Monday, August 18, 2008

Upside down tomatoes

I have been preparing for spring, planting tomatoes, silver beet etc. Our house guest, Jennifer, is from the U.S. state of Oregon and suggested that upside down tomatoes could work for me. They seem to be the latest fad in the states.

The idea is that some sort of receptacle; in my case an old hanging planter pot, has holes in the bottom and seedlings point down. The claimed advantages are that they do not need to be staked, creepy crawlies can't get at them and that the crop is at eye level. Sounds reasonable!
They aren't protected from fruit fly and other flying bugs.

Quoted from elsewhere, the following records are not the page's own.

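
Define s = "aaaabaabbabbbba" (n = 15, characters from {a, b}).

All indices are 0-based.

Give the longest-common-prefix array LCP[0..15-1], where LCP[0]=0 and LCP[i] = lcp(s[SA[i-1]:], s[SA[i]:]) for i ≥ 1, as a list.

[0, 1, 3, 2, 3, 1, 2, 3, 0, 2, 2, 1, 3, 2, 3]

rank | idx | suffix
   0 |  14 | a
   1 |   0 | aaaabaabbabbbba
   2 |   1 | aaabaabbabbbba
   3 |   2 | aabaabbabbbba
   4 |   5 | aabbabbbba
   5 |   3 | abaabbabbbba
   6 |   6 | abbabbbba
   7 |   9 | abbbba
   8 |  13 | ba
   9 |   4 | baabbabbbba
  10 |   8 | babbbba
  11 |  12 | bba
  12 |   7 | bbabbbba
  13 |  11 | bbba
  14 |  10 | bbbba

SA = [14, 0, 1, 2, 5, 3, 6, 9, 13, 4, 8, 12, 7, 11, 10]
i: (SA[i-1],SA[i]) lcp shared
  1: (14,0) 1 'a'
  2: (0,1) 3 'aaa'
  3: (1,2) 2 'aa'
  4: (2,5) 3 'aab'
  5: (5,3) 1 'a'
  6: (3,6) 2 'ab'
  7: (6,9) 3 'abb'
  8: (9,13) 0 ''
  9: (13,4) 2 'ba'
  10: (4,8) 2 'ba'
  11: (8,12) 1 'b'
  12: (12,7) 3 'bba'
  13: (7,11) 2 'bb'
  14: (11,10) 3 'bbb'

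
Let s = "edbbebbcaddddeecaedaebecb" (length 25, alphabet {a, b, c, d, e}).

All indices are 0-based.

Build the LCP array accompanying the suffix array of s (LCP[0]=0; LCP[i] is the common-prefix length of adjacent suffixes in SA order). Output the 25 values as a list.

sorted suffixes:
  #0 SA[0]=8  'addddeecaedaebecb'
  #1 SA[1]=19  'aebecb'
  #2 SA[2]=16  'aedaebecb'
  #3 SA[3]=24  'b'
  #4 SA[4]=5  'bbcaddddeecaedaebecb'
  #5 SA[5]=2  'bbebbcaddddeecaedaebecb'
  #6 SA[6]=6  'bcaddddeecaedaebecb'
  #7 SA[7]=3  'bebbcaddddeecaedaebecb'
  #8 SA[8]=21  'becb'
  #9 SA[9]=7  'caddddeecaedaebecb'
  #10 SA[10]=15  'caedaebecb'
  #11 SA[11]=23  'cb'
  #12 SA[12]=18  'daebecb'
  #13 SA[13]=1  'dbbebbcaddddeecaedaebecb'
  #14 SA[14]=9  'ddddeecaedaebecb'
  #15 SA[15]=10  'dddeecaedaebecb'
  #16 SA[16]=11  'ddeecaedaebecb'
  #17 SA[17]=12  'deecaedaebecb'
  #18 SA[18]=4  'ebbcaddddeecaedaebecb'
  #19 SA[19]=20  'ebecb'
  #20 SA[20]=14  'ecaedaebecb'
  #21 SA[21]=22  'ecb'
  #22 SA[22]=17  'edaebecb'
  #23 SA[23]=0  'edbbebbcaddddeecaedaebecb'
  #24 SA[24]=13  'eecaedaebecb'

SA = [8, 19, 16, 24, 5, 2, 6, 3, 21, 7, 15, 23, 18, 1, 9, 10, 11, 12, 4, 20, 14, 22, 17, 0, 13]
[i] adj suffixes → lcp
  [1] 8/19 → 1 ('a')
  [2] 19/16 → 2 ('ae')
  [3] 16/24 → 0 ('')
  [4] 24/5 → 1 ('b')
  [5] 5/2 → 2 ('bb')
  [6] 2/6 → 1 ('b')
  [7] 6/3 → 1 ('b')
  [8] 3/21 → 2 ('be')
  [9] 21/7 → 0 ('')
  [10] 7/15 → 2 ('ca')
  [11] 15/23 → 1 ('c')
  [12] 23/18 → 0 ('')
  [13] 18/1 → 1 ('d')
  [14] 1/9 → 1 ('d')
  [15] 9/10 → 3 ('ddd')
  [16] 10/11 → 2 ('dd')
  [17] 11/12 → 1 ('d')
  [18] 12/4 → 0 ('')
  [19] 4/20 → 2 ('eb')
  [20] 20/14 → 1 ('e')
  [21] 14/22 → 2 ('ec')
  [22] 22/17 → 1 ('e')
  [23] 17/0 → 2 ('ed')
  [24] 0/13 → 1 ('e')

[0, 1, 2, 0, 1, 2, 1, 1, 2, 0, 2, 1, 0, 1, 1, 3, 2, 1, 0, 2, 1, 2, 1, 2, 1]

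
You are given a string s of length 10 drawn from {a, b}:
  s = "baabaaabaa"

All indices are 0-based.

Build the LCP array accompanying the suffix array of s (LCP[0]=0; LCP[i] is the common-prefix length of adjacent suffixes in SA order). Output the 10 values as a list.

[0, 1, 2, 2, 5, 1, 4, 0, 3, 3]

sorted suffixes:
  #0 SA[0]=9  'a'
  #1 SA[1]=8  'aa'
  #2 SA[2]=4  'aaabaa'
  #3 SA[3]=5  'aabaa'
  #4 SA[4]=1  'aabaaabaa'
  #5 SA[5]=6  'abaa'
  #6 SA[6]=2  'abaaabaa'
  #7 SA[7]=7  'baa'
  #8 SA[8]=3  'baaabaa'
  #9 SA[9]=0  'baabaaabaa'

SA = [9, 8, 4, 5, 1, 6, 2, 7, 3, 0]
i: (SA[i-1],SA[i]) lcp shared
  1: (9,8) 1 'a'
  2: (8,4) 2 'aa'
  3: (4,5) 2 'aa'
  4: (5,1) 5 'aabaa'
  5: (1,6) 1 'a'
  6: (6,2) 4 'abaa'
  7: (2,7) 0 ''
  8: (7,3) 3 'baa'
  9: (3,0) 3 'baa'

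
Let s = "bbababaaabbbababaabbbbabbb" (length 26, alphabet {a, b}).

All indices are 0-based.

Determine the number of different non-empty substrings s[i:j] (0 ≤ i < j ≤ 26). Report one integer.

267

rank | idx | suffix
   0 |   6 | aaabbbababaabbbbabbb
   1 |   7 | aabbbababaabbbbabbb
   2 |  16 | aabbbbabbb
   3 |   4 | abaaabbbababaabbbbabbb
   4 |  14 | abaabbbbabbb
   5 |   2 | ababaaabbbababaabbbbabbb
   6 |  12 | ababaabbbbabbb
   7 |  22 | abbb
   8 |   8 | abbbababaabbbbabbb
   9 |  17 | abbbbabbb
  10 |  25 | b
  11 |   5 | baaabbbababaabbbbabbb
  12 |  15 | baabbbbabbb
  13 |   3 | babaaabbbababaabbbbabbb
  14 |  13 | babaabbbbabbb
  15 |   1 | bababaaabbbababaabbbbabbb
  16 |  11 | bababaabbbbabbb
  17 |  21 | babbb
  18 |  24 | bb
  19 |   0 | bbababaaabbbababaabbbbabbb
  20 |  10 | bbababaabbbbabbb
  21 |  20 | bbabbb
  22 |  23 | bbb
  23 |   9 | bbbababaabbbbabbb
  24 |  19 | bbbabbb
  25 |  18 | bbbbabbb

SA = [6, 7, 16, 4, 14, 2, 12, 22, 8, 17, 25, 5, 15, 3, 13, 1, 11, 21, 24, 0, 10, 20, 23, 9, 19, 18]
i: (SA[i-1],SA[i]) lcp shared
  1: (6,7) 2 'aa'
  2: (7,16) 5 'aabbb'
  3: (16,4) 1 'a'
  4: (4,14) 4 'abaa'
  5: (14,2) 3 'aba'
  6: (2,12) 6 'ababaa'
  7: (12,22) 2 'ab'
  8: (22,8) 4 'abbb'
  9: (8,17) 4 'abbb'
  10: (17,25) 0 ''
  11: (25,5) 1 'b'
  12: (5,15) 3 'baa'
  13: (15,3) 2 'ba'
  14: (3,13) 5 'babaa'
  15: (13,1) 4 'baba'
  16: (1,11) 7 'bababaa'
  17: (11,21) 3 'bab'
  18: (21,24) 1 'b'
  19: (24,0) 2 'bb'
  20: (0,10) 8 'bbababaa'
  21: (10,20) 4 'bbab'
  22: (20,23) 2 'bb'
  23: (23,9) 3 'bbb'
  24: (9,19) 5 'bbbab'
  25: (19,18) 3 'bbb'

n(n+1)/2 = 26·27/2 = 351
Σ LCP = 0 + 2 + 5 + 1 + 4 + 3 + 6 + 2 + 4 + 4 + 0 + 1 + 3 + 2 + 5 + 4 + 7 + 3 + 1 + 2 + 8 + 4 + 2 + 3 + 5 + 3 = 84
distinct = 351 − 84 = 267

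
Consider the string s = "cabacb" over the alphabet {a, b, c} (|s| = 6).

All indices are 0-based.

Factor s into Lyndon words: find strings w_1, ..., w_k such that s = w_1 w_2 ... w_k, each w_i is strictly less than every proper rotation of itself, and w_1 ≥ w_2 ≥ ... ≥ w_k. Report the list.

emit factor 1: 'c' (i=0, period=1)
emit factor 2: 'abacb' (i=1, period=5)

["c", "abacb"]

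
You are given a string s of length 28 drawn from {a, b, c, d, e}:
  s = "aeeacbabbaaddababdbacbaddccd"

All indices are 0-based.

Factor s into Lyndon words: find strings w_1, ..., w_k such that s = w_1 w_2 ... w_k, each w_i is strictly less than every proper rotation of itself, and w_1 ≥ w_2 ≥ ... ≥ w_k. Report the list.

emit factor 1: 'aee' (i=0, period=3)
emit factor 2: 'acb' (i=3, period=3)
emit factor 3: 'abb' (i=6, period=3)
emit factor 4: 'aaddababdbacbaddccd' (i=9, period=19)

["aee", "acb", "abb", "aaddababdbacbaddccd"]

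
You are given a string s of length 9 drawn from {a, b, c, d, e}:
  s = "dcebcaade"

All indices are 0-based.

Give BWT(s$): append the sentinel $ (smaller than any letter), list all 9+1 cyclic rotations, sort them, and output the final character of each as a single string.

ecaebd$adc

rank  rotation    last
    0  $dcebcaade  e
    1  aade$dcebc  c
    2  ade$dcebca  a
    3  bcaade$dce  e
    4  caade$dceb  b
    5  cebcaade$d  d
    6  dcebcaade$  $
    7  de$dcebcaa  a
    8  e$dcebcaad  d
    9  ebcaade$dc  c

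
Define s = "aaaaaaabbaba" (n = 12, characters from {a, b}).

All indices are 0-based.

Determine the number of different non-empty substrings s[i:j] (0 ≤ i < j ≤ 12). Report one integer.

51

rank | idx | suffix
   0 |  11 | a
   1 |   0 | aaaaaaabbaba
   2 |   1 | aaaaaabbaba
   3 |   2 | aaaaabbaba
   4 |   3 | aaaabbaba
   5 |   4 | aaabbaba
   6 |   5 | aabbaba
   7 |   9 | aba
   8 |   6 | abbaba
   9 |  10 | ba
  10 |   8 | baba
  11 |   7 | bbaba

SA = [11, 0, 1, 2, 3, 4, 5, 9, 6, 10, 8, 7]
i: (SA[i-1],SA[i]) lcp shared
  1: (11,0) 1 'a'
  2: (0,1) 6 'aaaaaa'
  3: (1,2) 5 'aaaaa'
  4: (2,3) 4 'aaaa'
  5: (3,4) 3 'aaa'
  6: (4,5) 2 'aa'
  7: (5,9) 1 'a'
  8: (9,6) 2 'ab'
  9: (6,10) 0 ''
  10: (10,8) 2 'ba'
  11: (8,7) 1 'b'

n(n+1)/2 = 12·13/2 = 78
Σ LCP = 0 + 1 + 6 + 5 + 4 + 3 + 2 + 1 + 2 + 0 + 2 + 1 = 27
distinct = 78 − 27 = 51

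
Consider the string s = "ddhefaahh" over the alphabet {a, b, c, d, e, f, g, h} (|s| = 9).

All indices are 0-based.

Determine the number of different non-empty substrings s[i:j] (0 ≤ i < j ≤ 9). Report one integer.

41

rank | idx | suffix
   0 |   5 | aahh
   1 |   6 | ahh
   2 |   0 | ddhefaahh
   3 |   1 | dhefaahh
   4 |   3 | efaahh
   5 |   4 | faahh
   6 |   8 | h
   7 |   2 | hefaahh
   8 |   7 | hh

SA = [5, 6, 0, 1, 3, 4, 8, 2, 7]
[i] adj suffixes → lcp
  [1] 5/6 → 1 ('a')
  [2] 6/0 → 0 ('')
  [3] 0/1 → 1 ('d')
  [4] 1/3 → 0 ('')
  [5] 3/4 → 0 ('')
  [6] 4/8 → 0 ('')
  [7] 8/2 → 1 ('h')
  [8] 2/7 → 1 ('h')

n(n+1)/2 = 9·10/2 = 45
Σ LCP = 0 + 1 + 0 + 1 + 0 + 0 + 0 + 1 + 1 = 4
distinct = 45 − 4 = 41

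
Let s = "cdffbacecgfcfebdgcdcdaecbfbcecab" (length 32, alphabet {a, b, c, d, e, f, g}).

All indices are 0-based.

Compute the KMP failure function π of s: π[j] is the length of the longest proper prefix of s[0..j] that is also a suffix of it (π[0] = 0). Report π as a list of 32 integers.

[0, 0, 0, 0, 0, 0, 1, 0, 1, 0, 0, 1, 0, 0, 0, 0, 0, 1, 2, 1, 2, 0, 0, 1, 0, 0, 0, 1, 0, 1, 0, 0]

π[0] = 0
j=1 s[j]='d': π[1]=0 (border '')
j=2 s[j]='f': π[2]=0 (border '')
j=3 s[j]='f': π[3]=0 (border '')
j=4 s[j]='b': π[4]=0 (border '')
j=5 s[j]='a': π[5]=0 (border '')
j=6 s[j]='c': π[6]=1 (border 'c')
j=7 s[j]='e': k: 1→0; π[7]=0 (border '')
j=8 s[j]='c': π[8]=1 (border 'c')
j=9 s[j]='g': k: 1→0; π[9]=0 (border '')
j=10 s[j]='f': π[10]=0 (border '')
j=11 s[j]='c': π[11]=1 (border 'c')
j=12 s[j]='f': k: 1→0; π[12]=0 (border '')
j=13 s[j]='e': π[13]=0 (border '')
j=14 s[j]='b': π[14]=0 (border '')
j=15 s[j]='d': π[15]=0 (border '')
j=16 s[j]='g': π[16]=0 (border '')
j=17 s[j]='c': π[17]=1 (border 'c')
j=18 s[j]='d': π[18]=2 (border 'cd')
j=19 s[j]='c': k: 2→0; π[19]=1 (border 'c')
j=20 s[j]='d': π[20]=2 (border 'cd')
j=21 s[j]='a': k: 2→0; π[21]=0 (border '')
j=22 s[j]='e': π[22]=0 (border '')
j=23 s[j]='c': π[23]=1 (border 'c')
j=24 s[j]='b': k: 1→0; π[24]=0 (border '')
j=25 s[j]='f': π[25]=0 (border '')
j=26 s[j]='b': π[26]=0 (border '')
j=27 s[j]='c': π[27]=1 (border 'c')
j=28 s[j]='e': k: 1→0; π[28]=0 (border '')
j=29 s[j]='c': π[29]=1 (border 'c')
j=30 s[j]='a': k: 1→0; π[30]=0 (border '')
j=31 s[j]='b': π[31]=0 (border '')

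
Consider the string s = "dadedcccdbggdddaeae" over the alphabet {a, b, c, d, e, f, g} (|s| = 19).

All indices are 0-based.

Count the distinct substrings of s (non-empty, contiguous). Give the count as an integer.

173

rank→(start, suffix):
  0 → (1, 'adedcccdbggdddaeae')
  1 → (17, 'ae')
  2 → (15, 'aeae')
  3 → (9, 'bggdddaeae')
  4 → (5, 'cccdbggdddaeae')
  5 → (6, 'ccdbggdddaeae')
  6 → (7, 'cdbggdddaeae')
  7 → (0, 'dadedcccdbggdddaeae')
  8 → (14, 'daeae')
  9 → (8, 'dbggdddaeae')
  10 → (4, 'dcccdbggdddaeae')
  11 → (13, 'ddaeae')
  12 → (12, 'dddaeae')
  13 → (2, 'dedcccdbggdddaeae')
  14 → (18, 'e')
  15 → (16, 'eae')
  16 → (3, 'edcccdbggdddaeae')
  17 → (11, 'gdddaeae')
  18 → (10, 'ggdddaeae')

SA = [1, 17, 15, 9, 5, 6, 7, 0, 14, 8, 4, 13, 12, 2, 18, 16, 3, 11, 10]
i: (SA[i-1],SA[i]) lcp shared
  1: (1,17) 1 'a'
  2: (17,15) 2 'ae'
  3: (15,9) 0 ''
  4: (9,5) 0 ''
  5: (5,6) 2 'cc'
  6: (6,7) 1 'c'
  7: (7,0) 0 ''
  8: (0,14) 2 'da'
  9: (14,8) 1 'd'
  10: (8,4) 1 'd'
  11: (4,13) 1 'd'
  12: (13,12) 2 'dd'
  13: (12,2) 1 'd'
  14: (2,18) 0 ''
  15: (18,16) 1 'e'
  16: (16,3) 1 'e'
  17: (3,11) 0 ''
  18: (11,10) 1 'g'

n(n+1)/2 = 19·20/2 = 190
Σ LCP = 0 + 1 + 2 + 0 + 0 + 2 + 1 + 0 + 2 + 1 + 1 + 1 + 2 + 1 + 0 + 1 + 1 + 0 + 1 = 17
distinct = 190 − 17 = 173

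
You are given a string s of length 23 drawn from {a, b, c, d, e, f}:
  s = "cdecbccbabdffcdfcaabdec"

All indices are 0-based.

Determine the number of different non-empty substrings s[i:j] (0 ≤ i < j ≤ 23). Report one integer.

249

rank | idx | suffix
   0 |  17 | aabdec
   1 |  18 | abdec
   2 |   8 | abdffcdfcaabdec
   3 |   7 | babdffcdfcaabdec
   4 |   4 | bccbabdffcdfcaabdec
   5 |  19 | bdec
   6 |   9 | bdffcdfcaabdec
   7 |  22 | c
   8 |  16 | caabdec
   9 |   6 | cbabdffcdfcaabdec
  10 |   3 | cbccbabdffcdfcaabdec
  11 |   5 | ccbabdffcdfcaabdec
  12 |   0 | cdecbccbabdffcdfcaabdec
  13 |  13 | cdfcaabdec
  14 |  20 | dec
  15 |   1 | decbccbabdffcdfcaabdec
  16 |  14 | dfcaabdec
  17 |  10 | dffcdfcaabdec
  18 |  21 | ec
  19 |   2 | ecbccbabdffcdfcaabdec
  20 |  15 | fcaabdec
  21 |  12 | fcdfcaabdec
  22 |  11 | ffcdfcaabdec

SA = [17, 18, 8, 7, 4, 19, 9, 22, 16, 6, 3, 5, 0, 13, 20, 1, 14, 10, 21, 2, 15, 12, 11]
rank  pair      lcp
   1  s[17:],s[18:]  1  'a'
   2  s[18:],s[8:]  3  'abd'
   3  s[8:],s[7:]  0  ''
   4  s[7:],s[4:]  1  'b'
   5  s[4:],s[19:]  1  'b'
   6  s[19:],s[9:]  2  'bd'
   7  s[9:],s[22:]  0  ''
   8  s[22:],s[16:]  1  'c'
   9  s[16:],s[6:]  1  'c'
  10  s[6:],s[3:]  2  'cb'
  11  s[3:],s[5:]  1  'c'
  12  s[5:],s[0:]  1  'c'
  13  s[0:],s[13:]  2  'cd'
  14  s[13:],s[20:]  0  ''
  15  s[20:],s[1:]  3  'dec'
  16  s[1:],s[14:]  1  'd'
  17  s[14:],s[10:]  2  'df'
  18  s[10:],s[21:]  0  ''
  19  s[21:],s[2:]  2  'ec'
  20  s[2:],s[15:]  0  ''
  21  s[15:],s[12:]  2  'fc'
  22  s[12:],s[11:]  1  'f'

n(n+1)/2 = 23·24/2 = 276
Σ LCP = 0 + 1 + 3 + 0 + 1 + 1 + 2 + 0 + 1 + 1 + 2 + 1 + 1 + 2 + 0 + 3 + 1 + 2 + 0 + 2 + 0 + 2 + 1 = 27
distinct = 276 − 27 = 249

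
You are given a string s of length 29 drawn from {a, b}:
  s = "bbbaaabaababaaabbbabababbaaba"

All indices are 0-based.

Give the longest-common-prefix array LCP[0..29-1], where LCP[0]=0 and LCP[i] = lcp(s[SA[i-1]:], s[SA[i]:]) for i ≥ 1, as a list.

[0, 1, 4, 2, 4, 4, 3, 1, 3, 4, 3, 5, 4, 2, 3, 0, 2, 5, 3, 5, 2, 4, 5, 3, 1, 4, 3, 2, 4]

rank→(start, suffix):
  0 → (28, 'a')
  1 → (3, 'aaabaababaaabbbabababbaaba')
  2 → (12, 'aaabbbabababbaaba')
  3 → (25, 'aaba')
  4 → (4, 'aabaababaaabbbabababbaaba')
  5 → (7, 'aababaaabbbabababbaaba')
  6 → (13, 'aabbbabababbaaba')
  7 → (26, 'aba')
  8 → (10, 'abaaabbbabababbaaba')
  9 → (5, 'abaababaaabbbabababbaaba')
  10 → (8, 'ababaaabbbabababbaaba')
  11 → (18, 'abababbaaba')
  12 → (20, 'ababbaaba')
  13 → (22, 'abbaaba')
  14 → (14, 'abbbabababbaaba')
  15 → (27, 'ba')
  16 → (2, 'baaabaababaaabbbabababbaaba')
  17 → (11, 'baaabbbabababbaaba')
  18 → (24, 'baaba')
  19 → (6, 'baababaaabbbabababbaaba')
  20 → (9, 'babaaabbbabababbaaba')
  21 → (17, 'babababbaaba')
  22 → (19, 'bababbaaba')
  23 → (21, 'babbaaba')
  24 → (1, 'bbaaabaababaaabbbabababbaaba')
  25 → (23, 'bbaaba')
  26 → (16, 'bbabababbaaba')
  27 → (0, 'bbbaaabaababaaabbbabababbaaba')
  28 → (15, 'bbbabababbaaba')

SA = [28, 3, 12, 25, 4, 7, 13, 26, 10, 5, 8, 18, 20, 22, 14, 27, 2, 11, 24, 6, 9, 17, 19, 21, 1, 23, 16, 0, 15]
[i] adj suffixes → lcp
  [1] 28/3 → 1 ('a')
  [2] 3/12 → 4 ('aaab')
  [3] 12/25 → 2 ('aa')
  [4] 25/4 → 4 ('aaba')
  [5] 4/7 → 4 ('aaba')
  [6] 7/13 → 3 ('aab')
  [7] 13/26 → 1 ('a')
  [8] 26/10 → 3 ('aba')
  [9] 10/5 → 4 ('abaa')
  [10] 5/8 → 3 ('aba')
  [11] 8/18 → 5 ('ababa')
  [12] 18/20 → 4 ('abab')
  [13] 20/22 → 2 ('ab')
  [14] 22/14 → 3 ('abb')
  [15] 14/27 → 0 ('')
  [16] 27/2 → 2 ('ba')
  [17] 2/11 → 5 ('baaab')
  [18] 11/24 → 3 ('baa')
  [19] 24/6 → 5 ('baaba')
  [20] 6/9 → 2 ('ba')
  [21] 9/17 → 4 ('baba')
  [22] 17/19 → 5 ('babab')
  [23] 19/21 → 3 ('bab')
  [24] 21/1 → 1 ('b')
  [25] 1/23 → 4 ('bbaa')
  [26] 23/16 → 3 ('bba')
  [27] 16/0 → 2 ('bb')
  [28] 0/15 → 4 ('bbba')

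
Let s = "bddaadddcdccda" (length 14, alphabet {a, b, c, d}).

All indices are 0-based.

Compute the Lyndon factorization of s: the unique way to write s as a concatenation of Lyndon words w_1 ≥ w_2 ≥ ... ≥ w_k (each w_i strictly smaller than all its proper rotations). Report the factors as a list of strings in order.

emit factor 1: 'bdd' (i=0, period=3)
emit factor 2: 'aadddcdccd' (i=3, period=10)
emit factor 3: 'a' (i=13, period=1)

["bdd", "aadddcdccd", "a"]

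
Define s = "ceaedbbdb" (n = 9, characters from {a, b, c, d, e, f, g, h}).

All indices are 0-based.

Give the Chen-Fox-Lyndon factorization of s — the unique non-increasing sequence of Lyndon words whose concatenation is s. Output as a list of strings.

["ce", "aedbbdb"]

emit factor 1: 'ce' (i=0, period=2)
emit factor 2: 'aedbbdb' (i=2, period=7)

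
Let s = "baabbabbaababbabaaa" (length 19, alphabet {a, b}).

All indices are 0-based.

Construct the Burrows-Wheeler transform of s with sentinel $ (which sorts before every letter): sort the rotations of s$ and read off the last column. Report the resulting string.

rank  rotation              last
    0  $baabbabbaababbabaaa  a
    1  a$baabbabbaababbabaa  a
    2  aa$baabbabbaababbaba  a
    3  aaa$baabbabbaababbab  b
    4  aababbabaaa$baabbabb  b
    5  aabbabbaababbabaaa$b  b
    6  abaaa$baabbabbaababb  b
    7  ababbabaaa$baabbabba  a
    8  abbaababbabaaa$baabb  b
    9  abbabaaa$baabbabbaab  b
   10  abbabbaababbabaaa$ba  a
   11  baaa$baabbabbaababba  a
   12  baababbabaaa$baabbab  b
   13  baabbabbaababbabaaa$  $
   14  babaaa$baabbabbaabab  b
   15  babbaababbabaaa$baab  b
   16  babbabaaa$baabbabbaa  a
   17  bbaababbabaaa$baabba  a
   18  bbabaaa$baabbabbaaba  a
   19  bbabbaababbabaaa$baa  a

aaabbbbabbaab$bbaaaa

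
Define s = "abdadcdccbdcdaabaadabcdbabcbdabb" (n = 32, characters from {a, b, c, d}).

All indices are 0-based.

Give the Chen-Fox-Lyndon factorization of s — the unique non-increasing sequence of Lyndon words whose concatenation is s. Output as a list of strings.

emit factor 1: 'abdadcdccbdcd' (i=0, period=13)
emit factor 2: 'aabaadabcdbabcbdabb' (i=13, period=19)

["abdadcdccbdcd", "aabaadabcdbabcbdabb"]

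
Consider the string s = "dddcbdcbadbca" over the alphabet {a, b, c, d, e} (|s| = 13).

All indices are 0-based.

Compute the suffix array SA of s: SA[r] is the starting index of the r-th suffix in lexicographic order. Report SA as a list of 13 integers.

sorted suffixes:
  #0 SA[0]=12  'a'
  #1 SA[1]=8  'adbca'
  #2 SA[2]=7  'badbca'
  #3 SA[3]=10  'bca'
  #4 SA[4]=4  'bdcbadbca'
  #5 SA[5]=11  'ca'
  #6 SA[6]=6  'cbadbca'
  #7 SA[7]=3  'cbdcbadbca'
  #8 SA[8]=9  'dbca'
  #9 SA[9]=5  'dcbadbca'
  #10 SA[10]=2  'dcbdcbadbca'
  #11 SA[11]=1  'ddcbdcbadbca'
  #12 SA[12]=0  'dddcbdcbadbca'

[12, 8, 7, 10, 4, 11, 6, 3, 9, 5, 2, 1, 0]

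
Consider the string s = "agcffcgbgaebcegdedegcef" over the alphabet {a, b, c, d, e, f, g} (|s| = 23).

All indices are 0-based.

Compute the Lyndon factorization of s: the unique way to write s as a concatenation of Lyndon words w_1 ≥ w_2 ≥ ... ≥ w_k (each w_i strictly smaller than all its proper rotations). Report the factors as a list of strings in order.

["agcffcgbg", "aebcegdedegcef"]

emit factor 1: 'agcffcgbg' (i=0, period=9)
emit factor 2: 'aebcegdedegcef' (i=9, period=14)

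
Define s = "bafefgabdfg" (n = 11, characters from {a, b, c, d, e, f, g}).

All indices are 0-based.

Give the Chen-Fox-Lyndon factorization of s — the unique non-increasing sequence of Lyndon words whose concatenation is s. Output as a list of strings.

["b", "afefg", "abdfg"]

emit factor 1: 'b' (i=0, period=1)
emit factor 2: 'afefg' (i=1, period=5)
emit factor 3: 'abdfg' (i=6, period=5)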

I bought some Grosse Lisse seedlings and teased the foliage through the holes in the bottom, filled it with good compost and hung it on a roof gutter to see what would transpire. This morning the seedlings are recovering from the transplanting and rough handling. I am concerned for these tomatoes though. Nature has dictated that they should emerge from the soil and head towards the sun and I am turning their life upside down. Will the roots grow up instead of down?? Will they have a mental breakdown and turn into a vegie?

Old wheel barrows are good planters for the winter as they can be moved around to get the best sun. For the Silver Beet and Bok Choi the white cabbage moth is the enemy. My father used a badminton racquet to dispatch his cabbage moths.